One example of where being vocal helped me is when I recently realised that I had been using the same assistive technology since I graduated. I was finding that as I became more senior and my responsibility increased the technology wasn’t up to scratch, so I asked my firm if we could review it. They asked the RNIB to carry out the review and we implemented new technology as a result. I needed time to adjust to this new way of working, so colleagues were asked to support that.

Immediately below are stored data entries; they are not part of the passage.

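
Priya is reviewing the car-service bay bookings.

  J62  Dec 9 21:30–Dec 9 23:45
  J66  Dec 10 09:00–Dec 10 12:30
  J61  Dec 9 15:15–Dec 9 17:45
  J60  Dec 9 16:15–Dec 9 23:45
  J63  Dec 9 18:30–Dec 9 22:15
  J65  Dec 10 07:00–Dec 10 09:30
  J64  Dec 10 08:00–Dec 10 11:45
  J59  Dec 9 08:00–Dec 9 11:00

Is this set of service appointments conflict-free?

Two intervals overlap when each starts before the other ends.
Sorted by start: J59, J61, J60, J63, J62, J65, J64, J66.
J61 starts after J59 ends — done with J59.
J60 starts before J61 ends → J61 and J60 overlap.
That's a conflict, so the schedule is not conflict-free.

No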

It can be tiring, doing a stressful job, educating other people and advocating for your own needs all at the same time. So look after yourself (mentally and physically) and have confidence in your abilities.

 

How do you hope the world of work will change over the next 10 years and what one thing would you suggest we could do to help facilitate this change?

 

We are always going to be in a workforce where some people have a disability. I’d like more people to be aware of disability and how they can adapt their ways of working to make work more accessible. When you are in a law firm, you adapt all the time, to your clients’ needs, to their markets and to which partner you are working for. So, I don’t see it as being very different making adjustments for a disabled colleague. When a lot of people make those relatively small changes, it all adds up to a lot of positive change.

I’d also like to see more people with disabilities represented in leadership roles and this of course starts at the junior end of the profession. I would really like there to be more disabled partners in the city. Thankfully, we now see a lot more women in leadership roles as opposed to a decade ago, and that representation leads to more women starting their careers having leadership aspirations which can only be a good thing. I don’t see why the same can’t be made true for disabled individuals in a decade from now.

Once an organisation has been through the process of hiring someone with a disability once, they are likely to have a much better understanding of what they need to do for the next person. I’m not saying it’s a cookie-cutter exercise, in fact, far from it, but I feel like once an organisation has had one disabled employee, it should have the confidence that it can recruit even more and have some internal infrastructure to help meet their accessibility needs too.